The Divertor Tokamak Test Facility (DTT) is a new tokamak whose construction, approved by the Italian government, has recently started at ENEA site in Frascati. DTT will be a high field superconducting toroidal device (6 T) carrying plasma current up to 5.5 MA in pulses with length up to about 100s, with a D-shape cross section defined by major radius R=2.19 m, minor radius a=0.70m and average triangularity 0.4. The auxiliary heating power will be 45 MW.
Role and Objectives
The main role of DTT is to contribute to the development of a reliable solution for the power and particle exhaust in a reactor, a challenge commonly recognised as one of the major issues in the road map towards the realisation of a nuclear fusion power plant. Indeed, part of the energy produced by the fusion reactions escapes the plasma as neutrons and is distributed uniformly in all the directions. Another part is irradiated while a not negligible fraction is instead “transported” to the edge of the tokamak, in an region called Scrape-Off Layer, “SOL”, and then conveyed to a peripheral region of the tokamak known as the “divertor”. It is exactly there that one of the major problems in thermonuclear fusion research arises. The current experiments, in fact, demonstrate that the dimensions of the SOL are very small and that they will be even smaller in the next generation devices (ITER and DEMO) where we speak of millimeters for the thickness of the SOL - in practice the size of an ant - compared to a dozen of meters of fusion plasma! As a consequence, the power fluxes which will impact on the divertor will be concentrated on relatively very small surfaces, and thus with huge thermal loads per unit of surface, comparable to those on the surface of the Sun, if not larger. In DTT the divertor physics and technology issues will be tackled integrated with state of the art plasma scenarios, which will allow this experiment to be a key player for the development of core plasma physics too.

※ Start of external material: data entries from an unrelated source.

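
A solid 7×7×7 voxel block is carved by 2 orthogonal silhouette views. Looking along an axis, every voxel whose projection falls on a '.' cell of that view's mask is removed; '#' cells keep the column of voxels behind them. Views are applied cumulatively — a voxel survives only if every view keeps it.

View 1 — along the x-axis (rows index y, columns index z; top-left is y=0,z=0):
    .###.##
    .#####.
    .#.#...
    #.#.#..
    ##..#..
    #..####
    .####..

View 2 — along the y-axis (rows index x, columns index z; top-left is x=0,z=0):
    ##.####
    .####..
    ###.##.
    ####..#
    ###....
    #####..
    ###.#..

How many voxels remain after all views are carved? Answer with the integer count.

|visual hull| = 132

before carving: 343 voxels (7×7×7)
carve view 1 (along x, YZ-mask fill 27/49): 189 voxels remain
carve view 2 (along y, XZ-mask fill 32/49): 132 voxels remain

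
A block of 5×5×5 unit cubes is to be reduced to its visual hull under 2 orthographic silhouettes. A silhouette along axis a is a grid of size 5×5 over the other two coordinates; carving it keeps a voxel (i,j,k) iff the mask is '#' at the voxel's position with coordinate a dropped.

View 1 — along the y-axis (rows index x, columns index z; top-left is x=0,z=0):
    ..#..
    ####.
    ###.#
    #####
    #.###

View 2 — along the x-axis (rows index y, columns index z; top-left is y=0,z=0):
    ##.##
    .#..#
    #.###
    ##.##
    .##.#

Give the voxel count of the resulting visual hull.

initial block: 5^3 = 125
  1. axis=1 (XZ plane), |mask|=18  ⇒  voxels=90
  2. axis=0 (YZ plane), |mask|=17  ⇒  voxels=58

58 voxels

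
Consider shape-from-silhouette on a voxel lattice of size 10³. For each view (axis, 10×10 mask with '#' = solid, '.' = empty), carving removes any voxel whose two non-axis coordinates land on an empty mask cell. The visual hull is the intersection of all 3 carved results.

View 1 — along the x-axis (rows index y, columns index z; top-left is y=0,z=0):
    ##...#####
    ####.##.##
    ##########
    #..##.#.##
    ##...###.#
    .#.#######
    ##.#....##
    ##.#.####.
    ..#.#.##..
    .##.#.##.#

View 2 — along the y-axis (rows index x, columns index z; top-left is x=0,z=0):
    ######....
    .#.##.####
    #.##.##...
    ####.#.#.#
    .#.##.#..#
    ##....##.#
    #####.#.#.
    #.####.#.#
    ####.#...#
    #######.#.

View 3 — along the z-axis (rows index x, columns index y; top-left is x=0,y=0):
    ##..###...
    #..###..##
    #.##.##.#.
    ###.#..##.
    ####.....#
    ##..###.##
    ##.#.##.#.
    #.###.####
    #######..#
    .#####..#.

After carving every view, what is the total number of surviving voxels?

|visual hull| = 269

start: 10×10×10 = 1000 voxels
V1 x: intersect with YZ mask (67 set) -- 670 left
V2 y: intersect with XZ mask (63 set) -- 419 left
V3 z: intersect with XY mask (63 set) -- 269 left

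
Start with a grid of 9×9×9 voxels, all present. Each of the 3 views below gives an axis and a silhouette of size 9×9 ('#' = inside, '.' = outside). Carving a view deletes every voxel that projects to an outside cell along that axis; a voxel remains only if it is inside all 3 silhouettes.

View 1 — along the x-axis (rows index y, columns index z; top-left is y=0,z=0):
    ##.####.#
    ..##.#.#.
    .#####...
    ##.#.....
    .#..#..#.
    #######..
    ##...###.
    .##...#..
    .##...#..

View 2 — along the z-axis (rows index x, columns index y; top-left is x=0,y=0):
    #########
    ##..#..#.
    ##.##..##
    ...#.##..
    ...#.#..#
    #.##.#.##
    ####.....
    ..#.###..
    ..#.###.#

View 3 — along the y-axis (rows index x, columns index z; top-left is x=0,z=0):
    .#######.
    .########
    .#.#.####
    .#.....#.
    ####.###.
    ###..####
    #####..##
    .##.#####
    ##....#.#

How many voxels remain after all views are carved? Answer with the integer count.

initial block: 9^3 = 729
  1. axis=0 (YZ plane), |mask|=40  ⇒  voxels=360
  2. axis=2 (XY plane), |mask|=44  ⇒  voxels=198
  3. axis=1 (XZ plane), |mask|=55  ⇒  voxels=145

voxel count = 145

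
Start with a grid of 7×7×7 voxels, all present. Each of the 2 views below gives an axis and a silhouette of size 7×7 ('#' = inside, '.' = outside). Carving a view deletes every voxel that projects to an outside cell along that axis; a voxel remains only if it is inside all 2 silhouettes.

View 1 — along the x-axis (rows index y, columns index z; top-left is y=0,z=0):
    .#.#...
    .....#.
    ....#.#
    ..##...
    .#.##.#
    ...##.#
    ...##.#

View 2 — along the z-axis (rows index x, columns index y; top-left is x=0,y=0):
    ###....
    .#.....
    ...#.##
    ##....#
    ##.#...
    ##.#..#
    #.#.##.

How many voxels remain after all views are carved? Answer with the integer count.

full grid |V| = 343
step 1: project along x, AND mask (17/49) → |grid| = 119
step 2: project along z, AND mask (21/49) → |grid| = 44

44 voxels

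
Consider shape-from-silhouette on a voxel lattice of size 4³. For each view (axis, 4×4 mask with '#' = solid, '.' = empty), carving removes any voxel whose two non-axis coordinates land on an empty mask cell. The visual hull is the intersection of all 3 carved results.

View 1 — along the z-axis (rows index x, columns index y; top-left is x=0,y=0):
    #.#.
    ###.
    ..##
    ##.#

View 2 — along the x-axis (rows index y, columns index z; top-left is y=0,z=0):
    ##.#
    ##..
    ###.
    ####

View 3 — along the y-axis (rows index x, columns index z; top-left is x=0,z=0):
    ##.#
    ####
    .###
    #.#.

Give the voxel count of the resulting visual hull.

start: 4×4×4 = 64 voxels
carve view 1 (along z, XY-mask fill 10/16): 40 voxels remain
carve view 2 (along x, YZ-mask fill 12/16): 30 voxels remain
carve view 3 (along y, XZ-mask fill 12/16): 22 voxels remain

|visual hull| = 22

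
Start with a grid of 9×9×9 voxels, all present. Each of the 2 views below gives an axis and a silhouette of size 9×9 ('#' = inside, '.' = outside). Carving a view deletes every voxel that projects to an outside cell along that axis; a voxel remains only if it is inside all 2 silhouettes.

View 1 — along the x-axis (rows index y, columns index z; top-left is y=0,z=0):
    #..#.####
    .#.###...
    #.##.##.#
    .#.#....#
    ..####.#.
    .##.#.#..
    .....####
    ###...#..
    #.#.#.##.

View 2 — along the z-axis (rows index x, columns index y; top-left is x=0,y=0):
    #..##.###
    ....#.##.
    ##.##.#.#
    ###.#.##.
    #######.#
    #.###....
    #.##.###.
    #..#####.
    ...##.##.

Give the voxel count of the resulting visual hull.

before carving: 729 voxels (9×9×9)
carve view 1 (along x, YZ-mask fill 41/81): 369 voxels remain
carve view 2 (along z, XY-mask fill 49/81): 222 voxels remain

voxel count = 222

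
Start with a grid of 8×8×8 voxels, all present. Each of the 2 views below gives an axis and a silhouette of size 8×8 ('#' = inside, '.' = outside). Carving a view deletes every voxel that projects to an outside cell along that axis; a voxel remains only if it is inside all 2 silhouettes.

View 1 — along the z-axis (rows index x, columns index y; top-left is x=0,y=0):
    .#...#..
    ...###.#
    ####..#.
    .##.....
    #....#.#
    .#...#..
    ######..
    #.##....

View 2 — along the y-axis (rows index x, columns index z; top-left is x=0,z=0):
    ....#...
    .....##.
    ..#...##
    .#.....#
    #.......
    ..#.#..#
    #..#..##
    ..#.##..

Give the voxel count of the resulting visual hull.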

Three different strategies are being followed in order to reduce the power flows in the divertor to manageable values.
A first line of action aims to increase the fraction of energy transported by radiation, such as to reduce energy flows per unit of surface and reduce the thermal loads that the divertor must support.
The second line of action involves a strong synergy between the fusion communities and the experts in materials science, and is directed towards improving the properties of materials directly exposed to plasma. However, this solution also presents various complexities, requiring the development of new materials or new approaches to the design of the surfaces of the divertor. To this regard, in recent years, many steps forward have been made on liquid metal divertors, and the FTU experiment at ENEA-Frascati has been a major protagonist. The idea is to slide on the surfaces exposed to the high thermal loads a flow of liquid metals such as tin or lithium. The continuous flow of liquid metals guarantees the continuous replacement of the material that is lost due to localized power loads and, therefore, a substantial resilience to erosion.
The third line of action studies the optimization of the magnetic topology of the divertor. Let’s try to explain this approach with an example inspired by the shower: in many cases the jet of water can be changed with a simple ring, from narrow and strong up to a drizzle made of many small jets. The sensations are very different, yet the amount of water that always comes out is the same. Something similar can happen in a tokamak. The charged particles that carry the flows of energy in the SOL towards the material surfaces flow at the edge of the plasma along the magnetic field lines, a sort of “highway” that ends against the divertor.
As in the example cited above, even for the blocks that make up the divertor, the amount of “wet” surface from the field lines makes a large difference: if they arrive in an orthogonal direction to the surface, the thermal load is much higher than a grazing incidence. And if the same field lines “open” near the target (as the “drizzle” of the shower) the flows will change a lot, at fixed power transported. In order to search for the best solution, researchers study various magnetic topologies or, in simpler words, different shapes of the magnetic field lines that can distribute the incident energy in the most uniform way possible and reduce the dangerous localized interactions.